By Stirling's approximation $\frac{(2n)!(1/4)^n}{n(n!)^2}\sim\frac{4^n}{n{4^n}\sqrt{ \pi n}}\sim\frac{1}{\sqrt{\pi}n^{3/2}}$, so when $|x|=1/4$, the sum converges.
But I haven't learned Stirling's approximation yet, so how to prove that when $|x|=1/4,$ the sum converges, without using it?
Note that $\displaystyle {2n\choose n}=\frac{(2n)!}{(n!)^2}$ and recall that the generating function of $$\sum_{n\geq 0}{2n\choose n} x^n =\frac{1}{\sqrt{1-4x}}$$ multiply throughly by $\frac{1}{x}$ and on integrating it from $0 $ to $b$ and we have $$\sum_{n\geq 1}\frac{1}{n} {2n\choose n} x^n =\int\left(\frac{1}{x\sqrt {1-4x}}-\frac{1}{x}\right)dx=2\ln 2-2\ln(1+\sqrt{1-4b})$$. Since $\sqrt{1-4b}\geq 0\implies b\leq \frac{1}{4} $ so at $b=x=\frac{1}{4}$ our series is convergent as the integral $x=\frac{1}{4}$ is $2\ln 2$ which is finite.

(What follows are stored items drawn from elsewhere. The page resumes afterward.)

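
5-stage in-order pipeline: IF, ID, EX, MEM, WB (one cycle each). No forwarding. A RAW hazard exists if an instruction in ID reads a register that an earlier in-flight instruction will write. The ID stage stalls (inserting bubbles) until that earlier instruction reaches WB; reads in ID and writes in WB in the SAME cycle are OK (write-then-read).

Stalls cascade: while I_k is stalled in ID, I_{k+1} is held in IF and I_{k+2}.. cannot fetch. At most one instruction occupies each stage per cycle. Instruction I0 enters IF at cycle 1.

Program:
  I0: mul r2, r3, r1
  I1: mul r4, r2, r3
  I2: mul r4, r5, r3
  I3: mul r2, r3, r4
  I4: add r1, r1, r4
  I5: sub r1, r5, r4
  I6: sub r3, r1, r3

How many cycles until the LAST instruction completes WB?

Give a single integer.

Answer: 17

Derivation:
I0 mul r2 <- r3,r1: IF@1 ID@2 stall=0 (-) EX@3 MEM@4 WB@5
I1 mul r4 <- r2,r3: IF@2 ID@3 stall=2 (RAW on I0.r2 (WB@5)) EX@6 MEM@7 WB@8
I2 mul r4 <- r5,r3: IF@3 ID@6 stall=0 (-) EX@7 MEM@8 WB@9
I3 mul r2 <- r3,r4: IF@6 ID@7 stall=2 (RAW on I2.r4 (WB@9)) EX@10 MEM@11 WB@12
I4 add r1 <- r1,r4: IF@7 ID@10 stall=0 (-) EX@11 MEM@12 WB@13
I5 sub r1 <- r5,r4: IF@10 ID@11 stall=0 (-) EX@12 MEM@13 WB@14
I6 sub r3 <- r1,r3: IF@11 ID@12 stall=2 (RAW on I5.r1 (WB@14)) EX@15 MEM@16 WB@17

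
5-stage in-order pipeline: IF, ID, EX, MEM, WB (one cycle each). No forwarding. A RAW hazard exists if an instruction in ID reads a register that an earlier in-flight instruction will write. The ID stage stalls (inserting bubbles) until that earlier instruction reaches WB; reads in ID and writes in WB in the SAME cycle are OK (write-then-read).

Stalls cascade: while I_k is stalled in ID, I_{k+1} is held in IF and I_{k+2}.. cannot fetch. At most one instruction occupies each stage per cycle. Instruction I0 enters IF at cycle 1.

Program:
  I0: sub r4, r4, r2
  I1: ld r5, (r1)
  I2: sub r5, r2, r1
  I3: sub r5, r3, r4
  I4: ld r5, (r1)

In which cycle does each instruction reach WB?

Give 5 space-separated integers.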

Or $$\sum_{n\geq 1}\frac{(2n)!}{4^n n(n!)^2}=\ln 4$$
Let's study what happens when $x=1/4$.
Define $a_n:=\frac{(2n)!x^n}{n(n!)^2} $, $b_n:=\dfrac{1}{n^{5/4}}$ and observe the following growth rates: $$ \dfrac{a_{n+1}}{a_n} = \frac{(2n+2)!x^{n+1}}{(n+1)((n+1)!)^2} \frac{n(n!)^2}{(2n)!x^n} = \dfrac{(2n+2)(2n+1)n}{4(n+1)^3} = \dfrac{(2n+1)n}{2(n+1)^2}=\big(1-\dfrac{1}{n+1}\big) \big(1-\dfrac{1}{2(n+1)}\big)$$
$$ \dfrac{b_{n+1}}{b_n} =\dfrac{n^{5/4}}{(n+1)^{5/4}} = \big(1-\dfrac{1}{n+1}\big) \big(1-\dfrac{1}{n+1}\big)^{1/4}$$ As $n\to +\infty$
$$\dfrac{b_{n+1}}{b_n} -\dfrac{a_{n+1}}{a_n} =\big(1-\dfrac{1}{n+1}\big) \bigg[\big(1-\dfrac{1}{n+1}\big)^{1/4} - \big(1-\dfrac{1}{2(n+1)}\big) \bigg] =\big(1-\dfrac{1}{n+1}\big) \bigg[\dfrac{1}{4(n+1)} + o\big(\dfrac{1}{n+1}\big) \bigg]=\big(1-\dfrac{1}{n+1}\big) \dfrac{1+o(1)}{4(n+1)}$$ The expression $1+o(1)$ is evenually positive, therefore the RHS is eventually positive and so there exists $N > 0$ s.t.: $$a_{n+1}/a_n \leq b_{n+1}/b_{n} \qquad \forall n\geq N \qquad (1)$$
For any integer $k > N$, considering repeatedly $(1)$ for $ N \leq n\leq k-1$ and multiplying termwise those inequalities we get: $$a_{k}/a_N \leq b_{k}/b_{N}$$ This means: $$a_{k}\leq b_{k}\frac{a_N}{b_{N}} \qquad \forall k \geq N$$ Therefore $$ \sum_{k=N}^{+\infty} a_k \leq \sum_{k=N}^{+\infty} b_{k}\frac{a_N}{b_{N}} \leq \ +\infty$$ showing that $\sum a_n$ converges. This also proves that the series converges absolutely if $x=-1/4$.